M. Anadol a puisé son inspiration lors d'un voyage en Amazonie, un lieu que tout le monde devrait découvrir selon lui.
"Mais je ne pense pas que nous devrions tous nous rendre dans la forêt tropicale et y créer de nombreux problèmes", a-t-il précisé à l'AFP. "La question était : la forêt tropicale peut-elle venir à nous ? Pouvons-nous encore établir un lien avec elle, ressentir quelque chose de spécial, respecter et aimer la nature, en apprendre davantage à son sujet ?"
Des capteurs fixés aux murs suivront les mouvements des visiteurs. Ceux-ci porteront un appareil médical semblable à une montre, destiné à surveiller leurs émotions et leur fréquence cardiaque afin d'interagir avec l'IA, et seront équipés d'un diffuseur de parfum portable tout au long de l'expérience.
À partir de milliards d'images et de points de données, le modèle créera une expérience en constante évolution.

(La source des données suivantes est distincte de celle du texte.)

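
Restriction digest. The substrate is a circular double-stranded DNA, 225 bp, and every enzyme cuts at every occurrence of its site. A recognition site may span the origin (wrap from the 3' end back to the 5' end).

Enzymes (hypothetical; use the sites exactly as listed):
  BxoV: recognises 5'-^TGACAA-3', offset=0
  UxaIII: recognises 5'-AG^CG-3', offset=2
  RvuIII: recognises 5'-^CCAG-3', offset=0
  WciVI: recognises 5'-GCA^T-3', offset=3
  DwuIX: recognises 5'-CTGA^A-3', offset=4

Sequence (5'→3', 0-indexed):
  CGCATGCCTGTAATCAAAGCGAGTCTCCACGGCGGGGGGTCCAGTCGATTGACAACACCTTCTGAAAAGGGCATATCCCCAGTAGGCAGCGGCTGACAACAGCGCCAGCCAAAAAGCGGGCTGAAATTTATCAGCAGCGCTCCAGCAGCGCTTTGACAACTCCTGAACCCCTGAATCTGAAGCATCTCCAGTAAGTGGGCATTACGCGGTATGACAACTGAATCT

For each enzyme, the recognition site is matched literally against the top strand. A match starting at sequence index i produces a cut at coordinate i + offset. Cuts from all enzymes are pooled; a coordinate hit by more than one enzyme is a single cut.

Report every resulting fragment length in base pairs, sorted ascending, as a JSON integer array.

Scan for sites:
  BxoV TGACAA/0: at [49, 93, 153, 211] ⇒ [49, 93, 153, 211]
  UxaIII AGCG/2: at [17, 87, 100, 114, 135, 146] ⇒ [19, 89, 102, 116, 137, 148]
  RvuIII CCAG/0: at [40, 78, 104, 141, 187] ⇒ [40, 78, 104, 141, 187]
  WciVI GCAT/3: at [1, 70, 181, 198] ⇒ [4, 73, 184, 201]
  DwuIX CTGAA/4: at [61, 120, 162, 170, 176, 217] ⇒ [65, 124, 166, 174, 180, 221]

Pooled cuts: [4, 19, 40, 49, 65, 73, 78, 89, 93, 102, 104, 116, 124, 137, 141, 148, 153, 166, 174, 180, 184, 187, 201, 211, 221]

Fragment lengths:
  4→19: 15 bp
  19→40: 21 bp
  40→49: 9 bp
  49→65: 16 bp
  65→73: 8 bp
  73→78: 5 bp
  78→89: 11 bp
  89→93: 4 bp
  93→102: 9 bp
  102→104: 2 bp
  104→116: 12 bp
  116→124: 8 bp
  124→137: 13 bp
  137→141: 4 bp
  141→148: 7 bp
  148→153: 5 bp
  153→166: 13 bp
  166→174: 8 bp
  174→180: 6 bp
  180→184: 4 bp
  184→187: 3 bp
  187→201: 14 bp
  201→211: 10 bp
  211→221: 10 bp
  221→4 (wrap): 225-221+4 = 8 bp

[2,3,4,4,4,5,5,6,7,8,8,8,8,9,9,10,10,11,12,13,13,14,15,16,21]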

C'est comme si le système "rêvait", a expliqué Mme Erkiliç. "Il est en mouvement permanent, car il collecte des données. Dès qu'il construit une structure, cela influe également sur la narration globale."
"Cela relève davantage de la poésie que de la science. La machine elle-même tente de recréer la réalité à partir des points de données ; c'est comme si elle rassemblait tous ces petits éléments et ces points pour essayer de construire la réalité elle-même", a-t-elle ajouté.
À la fin de l'expérience, les visiteurs peuvent déguster des chocolats aux saveurs générées par le modèle, ou imprimer des t-shirts et des peintures issus de leur interaction.
Des objets qui serviront de souvenirs tangibles de ce rêve éphémère formé au sein de Dataland.
"Le système vous oublie ; c'est là toute sa beauté", conclut M. Anadol.
Dataland ouvre ses portes au public le 20 juin.